August 16, 2007

It's All Greek to Sam


We live at the point of “high tide” for the annual Ottawa Greek Fest: if there are a row of cars parked out front on any given night, then it’s a full house up at the Hellenic Centre. The neighbourhood has been a crowded parking lot these last few days, and the whirling sounds of Greek festivities have been a Siren song through the open windows, inviting us to “live a day the Greek way.”

So we took the kids up there after dinner (have you seen the food tent line-ups?) and numbered ourselves among the 70,000 people who come out every year for the fun. With Trace and Anabel looking on, Sam and Carter and I joined the Greek folk dancing lesson. Easy-peasy: hold hands, head counter-clockwise and 1-2-3-left kick, right-kick, and again…1-2-3..” We’re dancing! The boys really wanted to join the large circle of grown-ups and big kids, but I knew that we’d end up in a pile on the ground when the music tempo picked up. So we spun around outside the official circle, Greek dancer wannabes tripping over each other and laughing to the beat of the music. Opa!

Then the organizers cleared the floor for the Cretan Association, who demostrated several national dances in colourful traditional dress that Carter roundly denounced as being “not real: that’s not how dancers dress.” Ain’t no MTV. After a minute or two of looking on, tho, he asked if he could run up and join them. When we explained that this part was a performance and not a lesson, he announced: “um, ya, I wanna go now.” “Me, too!” Sam piped up. Too loud for him suddenly. Just stand and watch? Bo-ring

So we wound our way out of the crowd in time to meet up with Jeremy, Paul & Siobhan coming out of the food tents, trays laden down. We found seats near the blow-up bouncy castle jumper and 25 foot high slide ride and took turns lining up with the excited boys. Sam soothed his "younger" cousin's fears with the classic "I'll be right there with you, Carter." One trip and they were hooked. They repeatedly rope-climbed up the slide and came barrelling down the steep incline, shrieking. How marvellous of the Greeks to give us slide rides. Coins? Maps? Democracy? Shrug. The hypotenuse in slide form? Now that’s an impressive cultural achievement. Props to Pythagoras.

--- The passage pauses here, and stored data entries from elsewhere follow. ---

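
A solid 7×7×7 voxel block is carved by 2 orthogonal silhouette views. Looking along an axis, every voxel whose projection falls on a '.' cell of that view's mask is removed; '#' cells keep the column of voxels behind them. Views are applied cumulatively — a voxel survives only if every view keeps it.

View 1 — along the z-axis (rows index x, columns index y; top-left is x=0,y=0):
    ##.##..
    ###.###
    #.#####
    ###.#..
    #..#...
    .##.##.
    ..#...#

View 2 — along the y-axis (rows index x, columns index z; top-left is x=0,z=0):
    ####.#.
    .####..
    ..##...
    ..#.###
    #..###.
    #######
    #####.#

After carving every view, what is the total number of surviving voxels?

remaining voxels: 120

full grid |V| = 343
after view 1 [z-axis, 28 of 49 cells solid] → remaining = 196
after view 2 [y-axis, 32 of 49 cells solid] → remaining = 120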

As the sun set, we all enjoyed some gargantuan baklava, let loose our grips on the blue Greek fest balloons, sending them soaring into the clouds, and then ambled home for bed with sleepy and satisfied kids. I think Plato had it wrong when he said that it is the good and beautiful things in life that are hard to attain; that was actually pretty easy. The trick now is getting Sam to go to sleep despite the tantalizing sounds of the not-so-distant festival drifting over the neighbourhood.